The IP’d DNA was subsequently analysed on an Illumina Genome Analyzer. Library preparation, cluster generation and sequencing were performed according to the manufacturer’s instructions. The 36 bp tags were aligned to the human genome using the ELAND algorithm. Figure B shows the peak distribution along the complete X-chromosome and in two regions surrounding the ACTB and EIF4A2 positive control genes, respectively (figure C and D).
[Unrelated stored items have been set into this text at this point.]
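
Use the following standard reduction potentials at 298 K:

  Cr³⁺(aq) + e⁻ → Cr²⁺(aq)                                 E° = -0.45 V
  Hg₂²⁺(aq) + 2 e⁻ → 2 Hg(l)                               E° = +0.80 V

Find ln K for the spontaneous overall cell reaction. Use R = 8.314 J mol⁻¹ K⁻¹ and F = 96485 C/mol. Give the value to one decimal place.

Cathode: Hg₂²⁺/Hg; anode: Cr³⁺/Cr²⁺. E°cell = (+0.80) − (-0.45) = +1.25 V, with n = 2.
ΔG° = −nFE° = −RT ln K, so ln K = nFE°/(RT) = (2)(96485)(+1.25) / ((8.314)(298)) = 97.358.

97.4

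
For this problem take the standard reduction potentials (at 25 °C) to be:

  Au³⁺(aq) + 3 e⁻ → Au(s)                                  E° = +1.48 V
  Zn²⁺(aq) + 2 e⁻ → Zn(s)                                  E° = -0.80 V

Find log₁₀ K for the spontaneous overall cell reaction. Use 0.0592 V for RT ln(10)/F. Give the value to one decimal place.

Cathode: Au³⁺/Au; anode: Zn²⁺/Zn. E°cell = +2.28 V, n = 6.
log K = nE°cell / 0.0592 = (6)(+2.28) / 0.0592 = 231.1.

231.1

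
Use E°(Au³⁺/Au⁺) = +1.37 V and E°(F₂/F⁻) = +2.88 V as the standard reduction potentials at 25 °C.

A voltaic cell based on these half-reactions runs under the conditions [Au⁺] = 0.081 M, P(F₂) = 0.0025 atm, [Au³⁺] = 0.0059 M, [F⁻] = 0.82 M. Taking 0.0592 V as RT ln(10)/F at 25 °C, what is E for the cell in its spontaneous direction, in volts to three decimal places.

F₂/F⁻ is the cathode (higher E°), Au³⁺/Au⁺ the anode: E°cell = +2.88 − (+1.37) = +1.51 V, n = 2.
Overall: F₂(g) + Au⁺(aq) → 2 F⁻(aq) + Au³⁺(aq)
Q = [F⁻]^2·[Au³⁺] / (P(F₂)·[Au⁺]); log Q = 1.292.
E = E° − (0.0592/n) log Q = +1.51 − (0.0592/2)(1.292) = +1.472 V.

+1.472 V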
Dot Blot analysis was performed to test the cross reactivity of ab195417 against Histone H3 (acetyl K27) with peptides containing other histone modifications and the unmodified H3K27 sequence. One hundred to 0.2 pmol of the respective peptides were spotted on a membrane. The antibody was used at a dilution of 1/25000. The figure shows a high specificity of the antibody for the modification of interest.
Western blot - Anti-Histone H3 (acetyl K27) antibody - ChIP Grade (ab195417)
All lanes : Anti-Histone H3 (acetyl K27) antibody - ChIP Grade (ab195417) at 1/1000 dilution
Lane 1 : HeLa whole cell extract at 40 µg Lane 2 : HeLa histone extract at 15 µg Lane 3 : Recombinant Histone H2A at 1 µg Lane 4 : Recombinant Histone H2B at 1 µg Lane 5 : Recombinant Histone H3 at 1 µg Lane 6 : Recombinant Histone H4 at 1 µg
Predicted band size: 15 kDa
The antibody was diluted in TBS-Tween containing 5% skimmed milk.